PROFILE BY BEST RESTAURANTS
Tucked away behind the limelight of King Street is Oscillate Wildly whose cult following has unsuccessfully kept it the secret they'd like it to be. Awarded a Chef's Hat by The Sydney Morning Herald and praised by Gourmet Traveller, its vibrancy has become sought after by Newtown diners and Sydneysiders who are after some fine-dining food, minus the ego. Executive chef Karl Firla, having previously worked at Est., Marque and Bridgewater Mill, expresses his deliciously innovative ideas through the eight-course dégustation menu. The Parisian décor is highlighted by olive and black swirls of the whimsical fabric that lines one wall and contrasts with the sharp lines of the black and white tiles.

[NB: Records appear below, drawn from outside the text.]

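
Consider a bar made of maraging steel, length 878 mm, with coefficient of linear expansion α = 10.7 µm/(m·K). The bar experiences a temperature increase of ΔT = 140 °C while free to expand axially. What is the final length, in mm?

ΔL = α·L₀·ΔT = 10.7×10⁻⁶ × 878 mm × 140.0 K = 1.32 mm.
L = L₀ + ΔL = 878 + 1.32 = 879.32 mm.

879.32 mm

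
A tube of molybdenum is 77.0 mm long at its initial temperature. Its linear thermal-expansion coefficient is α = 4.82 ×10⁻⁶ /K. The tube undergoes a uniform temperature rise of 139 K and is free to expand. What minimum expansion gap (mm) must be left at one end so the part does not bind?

ΔL = α·L₀·ΔT = 4.82×10⁻⁶ × 77.0 mm × 139.0 K = 0.0516 mm.

0.0516 mm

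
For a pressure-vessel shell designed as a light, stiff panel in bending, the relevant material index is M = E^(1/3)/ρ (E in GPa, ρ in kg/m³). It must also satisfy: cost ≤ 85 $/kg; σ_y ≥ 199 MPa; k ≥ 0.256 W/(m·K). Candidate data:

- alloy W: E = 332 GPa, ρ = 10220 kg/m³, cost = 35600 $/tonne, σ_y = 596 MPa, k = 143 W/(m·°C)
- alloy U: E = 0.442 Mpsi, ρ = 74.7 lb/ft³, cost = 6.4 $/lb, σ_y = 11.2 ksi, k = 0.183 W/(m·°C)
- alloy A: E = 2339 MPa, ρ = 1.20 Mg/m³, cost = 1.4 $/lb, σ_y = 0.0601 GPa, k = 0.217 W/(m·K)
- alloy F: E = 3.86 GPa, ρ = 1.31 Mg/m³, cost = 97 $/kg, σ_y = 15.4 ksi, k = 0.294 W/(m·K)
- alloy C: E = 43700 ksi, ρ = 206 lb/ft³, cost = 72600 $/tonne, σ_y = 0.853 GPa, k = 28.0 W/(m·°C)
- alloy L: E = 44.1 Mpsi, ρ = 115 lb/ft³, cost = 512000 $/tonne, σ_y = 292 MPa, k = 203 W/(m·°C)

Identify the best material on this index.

Screen on constraints: cost ≤ 85 $/kg; σ_y ≥ 199 MPa; k ≥ 0.256 W/(m·K). Survivors: alloy W, alloy C.
In SI units:
  alloy W: E = 332.0 GPa, ρ = 10220 kg/m³
  alloy C: E = 301.3 GPa, ρ = 3300 kg/m³
  alloy C: M = 2.03×10⁻³
  alloy W: M = 0.678×10⁻³
Alloy C has the largest M.

alloy C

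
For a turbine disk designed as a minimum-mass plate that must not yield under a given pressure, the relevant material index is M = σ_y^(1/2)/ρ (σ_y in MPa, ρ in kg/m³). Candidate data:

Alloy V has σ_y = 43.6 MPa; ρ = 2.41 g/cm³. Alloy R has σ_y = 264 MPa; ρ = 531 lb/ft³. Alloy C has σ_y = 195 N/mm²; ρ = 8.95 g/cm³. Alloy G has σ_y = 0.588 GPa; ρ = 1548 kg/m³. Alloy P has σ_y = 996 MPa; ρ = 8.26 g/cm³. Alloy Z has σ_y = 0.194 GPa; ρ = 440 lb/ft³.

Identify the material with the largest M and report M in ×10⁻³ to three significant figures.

alloy G, M = 15.7×10⁻³

Putting every candidate on a common basis:
  alloy V: σ_y = 43.60 MPa, ρ = 2410 kg/m³
  alloy R: σ_y = 264.0 MPa, ρ = 8506 kg/m³
  alloy C: σ_y = 195.0 MPa, ρ = 8950 kg/m³
  alloy G: σ_y = 588.0 MPa, ρ = 1548 kg/m³
  alloy P: σ_y = 996.0 MPa, ρ = 8260 kg/m³
  alloy Z: σ_y = 194.0 MPa, ρ = 7048 kg/m³
  alloy G: M = 15.7×10⁻³
  alloy P: M = 3.82×10⁻³
  alloy V: M = 2.74×10⁻³
  alloy Z: M = 1.98×10⁻³
  alloy R: M = 1.91×10⁻³
  alloy C: M = 1.56×10⁻³
The maximum is for alloy G.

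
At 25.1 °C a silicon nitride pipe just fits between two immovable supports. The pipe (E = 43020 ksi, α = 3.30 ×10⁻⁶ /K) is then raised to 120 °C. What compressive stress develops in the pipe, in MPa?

92.9 MPa

E = 43020 ksi = 296.6 GPa.
ΔT = 94.90 K. Constrained thermal stress σ = E·α·ΔT = 296.6×10³ MPa × 3.30×10⁻⁶ × 94.90 = 92.9 MPa (compressive).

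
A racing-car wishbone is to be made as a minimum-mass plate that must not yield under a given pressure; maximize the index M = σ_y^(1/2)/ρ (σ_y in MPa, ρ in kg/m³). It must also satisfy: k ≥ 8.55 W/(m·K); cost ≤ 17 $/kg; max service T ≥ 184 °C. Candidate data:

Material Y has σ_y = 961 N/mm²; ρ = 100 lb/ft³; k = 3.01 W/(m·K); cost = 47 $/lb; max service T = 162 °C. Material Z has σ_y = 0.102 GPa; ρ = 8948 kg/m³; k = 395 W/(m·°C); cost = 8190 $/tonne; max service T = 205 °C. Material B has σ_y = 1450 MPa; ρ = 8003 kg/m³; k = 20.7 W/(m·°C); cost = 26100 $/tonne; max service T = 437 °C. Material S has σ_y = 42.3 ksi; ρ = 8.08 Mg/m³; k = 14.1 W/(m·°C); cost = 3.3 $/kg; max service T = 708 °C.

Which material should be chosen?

Screen on constraints: k ≥ 8.55 W/(m·K); cost ≤ 17 $/kg; max service T ≥ 184 °C. Survivors: material Z, material S.
Convert each candidate to consistent units, then evaluate M:
  material Z: σ_y = 102.0 MPa, ρ = 8948 kg/m³
  material S: σ_y = 291.6 MPa, ρ = 8080 kg/m³
  material S: M = 2.11×10⁻³
  material Z: M = 1.13×10⁻³
Highest index: material S.

material S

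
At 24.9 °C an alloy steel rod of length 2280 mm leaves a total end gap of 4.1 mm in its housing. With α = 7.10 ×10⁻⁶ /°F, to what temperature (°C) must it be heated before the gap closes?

α = 7.10×10⁻⁶/°F × 9/5 = 12.8×10⁻⁶/K.
α·L₀·ΔT = 4.1 mm ⇒ ΔT = 4.1 / (12.8×10⁻⁶ × 2280.0) = 140.7 K.
T = 24.9 + 140.7 = 165.6 °C.

166 °C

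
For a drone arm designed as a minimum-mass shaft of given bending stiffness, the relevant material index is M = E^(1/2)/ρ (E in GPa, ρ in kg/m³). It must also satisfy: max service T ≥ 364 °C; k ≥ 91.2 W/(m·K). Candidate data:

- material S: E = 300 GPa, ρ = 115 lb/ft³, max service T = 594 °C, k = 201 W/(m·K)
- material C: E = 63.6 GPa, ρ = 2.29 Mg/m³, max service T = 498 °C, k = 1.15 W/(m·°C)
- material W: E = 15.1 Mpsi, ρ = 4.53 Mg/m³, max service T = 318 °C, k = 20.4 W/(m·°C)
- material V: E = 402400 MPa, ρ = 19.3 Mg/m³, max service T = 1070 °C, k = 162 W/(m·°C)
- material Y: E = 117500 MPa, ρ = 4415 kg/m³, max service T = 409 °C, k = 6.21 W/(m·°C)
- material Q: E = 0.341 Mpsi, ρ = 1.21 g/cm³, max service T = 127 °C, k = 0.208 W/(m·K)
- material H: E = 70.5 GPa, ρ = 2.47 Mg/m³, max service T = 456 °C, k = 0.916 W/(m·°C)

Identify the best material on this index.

material S

Screen on constraints: max service T ≥ 364 °C; k ≥ 91.2 W/(m·K). Survivors: material S, material V.
Convert each candidate to consistent units, then evaluate M:
  material S: E = 300.0 GPa, ρ = 1842 kg/m³
  material V: E = 402.4 GPa, ρ = 19300 kg/m³
  material S: M = 9.40×10⁻³
  material V: M = 1.04×10⁻³
Material S ranks first.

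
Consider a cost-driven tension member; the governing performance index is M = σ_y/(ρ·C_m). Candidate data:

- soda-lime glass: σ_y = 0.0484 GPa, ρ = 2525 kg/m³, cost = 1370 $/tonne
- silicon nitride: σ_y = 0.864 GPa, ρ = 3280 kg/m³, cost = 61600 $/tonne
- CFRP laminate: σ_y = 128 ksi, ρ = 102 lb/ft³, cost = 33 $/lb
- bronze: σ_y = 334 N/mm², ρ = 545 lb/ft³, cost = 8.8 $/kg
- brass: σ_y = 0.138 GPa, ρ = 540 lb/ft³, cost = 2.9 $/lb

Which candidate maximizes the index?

soda-lime glass

Putting every candidate on a common basis:
  soda-lime glass: σ_y = 48.40 MPa, ρ = 2525 kg/m³, cost = 1.370 $/kg
  silicon nitride: σ_y = 864.0 MPa, ρ = 3280 kg/m³, cost = 61.60 $/kg
  CFRP laminate: σ_y = 882.5 MPa, ρ = 1634 kg/m³, cost = 72.75 $/kg
  bronze: σ_y = 334.0 MPa, ρ = 8730 kg/m³, cost = 8.800 $/kg
  brass: σ_y = 138.0 MPa, ρ = 8650 kg/m³, cost = 6.393 $/kg
  soda-lime glass: M = 14.0 kN·m per $
  CFRP laminate: M = 7.42 kN·m per $
  bronze: M = 4.35 kN·m per $
  silicon nitride: M = 4.28 kN·m per $
  brass: M = 2.50 kN·m per $
Soda-lime glass ranks first.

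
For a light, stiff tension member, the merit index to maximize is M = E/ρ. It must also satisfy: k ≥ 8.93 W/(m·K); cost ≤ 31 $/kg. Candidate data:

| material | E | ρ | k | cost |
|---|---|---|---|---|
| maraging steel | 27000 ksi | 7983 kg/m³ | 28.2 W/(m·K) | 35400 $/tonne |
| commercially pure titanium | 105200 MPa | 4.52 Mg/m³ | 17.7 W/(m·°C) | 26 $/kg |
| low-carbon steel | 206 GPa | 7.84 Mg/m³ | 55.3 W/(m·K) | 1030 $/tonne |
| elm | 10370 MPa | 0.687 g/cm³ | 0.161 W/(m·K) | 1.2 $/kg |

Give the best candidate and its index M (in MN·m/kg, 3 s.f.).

Screen on constraints: k ≥ 8.93 W/(m·K); cost ≤ 31 $/kg. Survivors: commercially pure titanium, low-carbon steel.
Normalizing units and computing the index:
  commercially pure titanium: E = 105.2 GPa, ρ = 4520 kg/m³
  low-carbon steel: E = 206.0 GPa, ρ = 7840 kg/m³
  low-carbon steel: M = 26.3 MN·m/kg
  commercially pure titanium: M = 23.3 MN·m/kg
Highest index: low-carbon steel.

low-carbon steel, M = 26.3 MN·m/kg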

The dégustation menu prevents any feelings of food-envy and encourages diners to try things differently. On this Wednesday evening the tiny room is a mix of couples and small groups who toast a special occasion or even just the end of the working day. Tonight the menu features kingfish which gently falls apart with the tastes of cucumber and soy, and finishes with a bite from the Tasmanian wasabi leaves. A few courses on, the Murray cod harmonises with roast potato consommé and chunks of Jerusalem artichokes, then proceeded by a dish of handmade buckwheat ravioli which has absorbed the morel flavours and ribboned with turtle beans. Each dish leads effortlessly onto the next as the duck is complemented with the earthy eggplant and a vibrant spark from the beetroot. The tastes of the meal are accentuated by sommelier Jeremy Croft's choice of a Spanish 2005 Beronia Reserve Rioja. The night ends with the sweet nothings of pineapple served fresh, caramelised and powdered beside liquorice ice cream and with a glass of Tasmania's 2008 Frogmore Creek Iced Riesling. With just 28 seats, Oscillate Wildly is typically booked out up to two months in advance, but persistent punters can put their names on the waiting list in case of cancellations.